- Theatrical film poster
- Directed by: Rachel Ward
- Screenplay by: Joanna Murray-Smith Rachel Ward
- Produced by: Deborah Balderstone Bryan Brown
- Starring: Frances Berry Bryan Brown Matilda Brown
- Cinematography: Bonnie Elliott
- Edited by: Nick Meyers
- Production companies: New Townfilms Soapbox Industries
- Distributed by: Universal Pictures (Australia/New Zealand) Entertainment One (through Seville International; International)
- Release dates: 5 June 2019 (Sydney Film Festival); 8 August 2019;
- Running time: 100 minutes
- Country: Australia
- Language: English
- Box office: $3.2 million

= Palm Beach (2019 film) =

Palm Beach is a 2019 Australian comedy drama film directed by Rachel Ward, and starring Sam Neill and Bryan Brown, the latter of whom also co-produced the film.

==Plot==
A reunion party is being held at Palm Beach in Sydney by a group of lifelong friends.

==Cast==
- Frances Berry as Caitlin
- Bryan Brown as Frank
- Matilda Brown as Ella
- Richard E. Grant as Billy
- Aaron Jeffery as Doug
- Jacqueline McKenzie as Bridget
- Heather Mitchell as Eva
- Sam Neill as Leo
- Greta Scacchi as Charlotte
- Charlie Vickers as Dan
- Lisa Hensley as Lorna
- Claire van der Boom as Holly
- Renee Lim as Dr. Hall
- Felix Williamson as Taxi Driver

==Response==
===Box office===
Palm Beach grossed $3.2 million internationally, $3 million of this in Australia.

===Critical reception===
On review aggregator website Rotten Tomatoes, the film holds an approval rating of 48% based on 29 reviews, with an average rating of 5.1/10.

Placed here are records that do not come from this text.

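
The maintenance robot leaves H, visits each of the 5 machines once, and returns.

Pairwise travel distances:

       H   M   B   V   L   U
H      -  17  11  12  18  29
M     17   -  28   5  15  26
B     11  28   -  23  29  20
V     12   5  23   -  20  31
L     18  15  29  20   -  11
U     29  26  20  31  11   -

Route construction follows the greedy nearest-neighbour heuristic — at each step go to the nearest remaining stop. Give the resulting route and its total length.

74 along H → B → U → L → M → V → H.

H → [B:11 / V:12 / M:17 / L:18 / U:29] → B (11)
B → [U:20 / V:23 / M:28 / L:29] → U (20)
U → [L:11 / M:26 / V:31] → L (11)
L → [M:15 / V:20] → M (15)
M → [V:5] → V (5)
Return V→H: 12.
Total = 11 + 20 + 11 + 15 + 5 + 12 = 74.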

Sandra Hall of The Sydney Morning Herald wrote, "Rachel Ward's Palm Beach is a seniors' edition of The Big Chill, transplanted to Sydney's northern beaches and populated with a cast of Australian favourites [...] A less likeable group of actors could easily have been upstaged by the conspicuous perfection of the setting and the décor. This bunch hold their own, but a sharper script would have made them shine even brighter." Louise Keller of Urban Cinefile called the film "a good-hearted get-together of old friends and family when resentments flair, flailing relationships are revealed and secrets demand to be heard. But it aches for some grit."

==Soundtrack==

The original soundtrack was released on 19 July 2019, by Universal Music Australia and peaked at number 37 on the ARIA Charts.